Design and construction

Listed Building – Grade II
- Official name: The Strawberry Gardens public house
- Designated: 10 March 1975
- Reference no.: 1260003

= Strawberry Gardens =

Pub in Stockport, Greater Manchester, England

The Strawberry Gardens is a Grade II listed public house on Offerton Lane in Offerton, a suburb of Stockport, Greater Manchester, England. Built in the mid to late 18th century, it has later additions, including a 19th‑century extension at the rear and two 20th‑century additions to either side. The property includes a large garden that may have been a former bowling green, and its freehold was owned by Heineken UK as of 2021.

==History==
The building was constructed in the mid to late 18th century, according to its official listing, and later gained a rear extension dating from the 19th century and two side additions from the 20th century. The 1895 and 1938 Ordnance Survey maps show the building without attributing a name or designation.

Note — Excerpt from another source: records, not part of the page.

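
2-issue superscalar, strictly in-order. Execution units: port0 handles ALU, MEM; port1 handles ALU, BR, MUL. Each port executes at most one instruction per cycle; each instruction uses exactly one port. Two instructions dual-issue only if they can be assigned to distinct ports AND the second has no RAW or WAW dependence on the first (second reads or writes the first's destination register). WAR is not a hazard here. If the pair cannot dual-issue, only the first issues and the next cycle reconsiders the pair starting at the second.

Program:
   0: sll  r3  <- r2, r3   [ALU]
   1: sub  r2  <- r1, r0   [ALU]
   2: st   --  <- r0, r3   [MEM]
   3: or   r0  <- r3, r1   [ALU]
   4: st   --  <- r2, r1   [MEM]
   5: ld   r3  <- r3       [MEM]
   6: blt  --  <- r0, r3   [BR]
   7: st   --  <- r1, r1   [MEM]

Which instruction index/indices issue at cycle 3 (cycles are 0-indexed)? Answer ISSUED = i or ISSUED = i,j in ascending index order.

  cy0 -> i0/i1 (sll+sub) 2-wide
  cy1 -> i2/i3 (st+or) 2-wide
  cy2 -> i4 (st) no-port MEM/MEM
  cy3 -> i5 (ld) RAW r3
  cy4 -> i6/i7 (blt+st) 2-wide

ISSUED = 5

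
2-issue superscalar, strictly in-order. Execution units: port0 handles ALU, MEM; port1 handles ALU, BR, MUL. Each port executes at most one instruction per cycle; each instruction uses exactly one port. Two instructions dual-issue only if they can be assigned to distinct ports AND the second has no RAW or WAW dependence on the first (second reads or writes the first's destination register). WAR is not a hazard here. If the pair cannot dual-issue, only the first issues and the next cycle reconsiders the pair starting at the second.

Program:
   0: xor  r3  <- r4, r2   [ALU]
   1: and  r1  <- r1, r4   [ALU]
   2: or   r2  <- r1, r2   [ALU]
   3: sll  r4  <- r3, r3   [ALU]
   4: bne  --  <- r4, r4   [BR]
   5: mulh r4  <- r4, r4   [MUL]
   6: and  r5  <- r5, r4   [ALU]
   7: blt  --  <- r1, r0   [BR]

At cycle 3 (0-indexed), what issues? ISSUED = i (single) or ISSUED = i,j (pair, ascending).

t=0 i0/i1:xor.ALU;and.ALU ; pair
t=1 i2/i3:or.ALU;sll.ALU ; pair
t=2 i4:bne.BR ; no-port BR/MUL
t=3 i5:mulh.MUL ; RAW r4
t=4 i6/i7:and.ALU;blt.BR ; pair

ISSUED = 5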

On 10 March 1975, the Strawberry Gardens was designated a Grade II listed building. The property includes a large garden that may have been a bowling green in the past. As of 2021, the pub's freehold is owned by Heineken UK.

==Architecture==
The building is constructed of painted brick with a slate roof. It has two storeys and two bays, with a central doorway and later additions: one from the 19th century at the back and two from the 20th century on either side. The entrance has a small window above the door. The ground floor has casement windows divided into two and three parts, set under flat brick heads, and the upper floor has similar two and three‑part windows.

The roof has overhanging eaves supported by paired brackets, and there are two tall chimneys on the gable ends. The 20th‑century additions are single‑storey, with a flat roof on the right and a pitched roof on the left.

The interior has been significantly altered but still includes a central entrance area with small rooms to each side.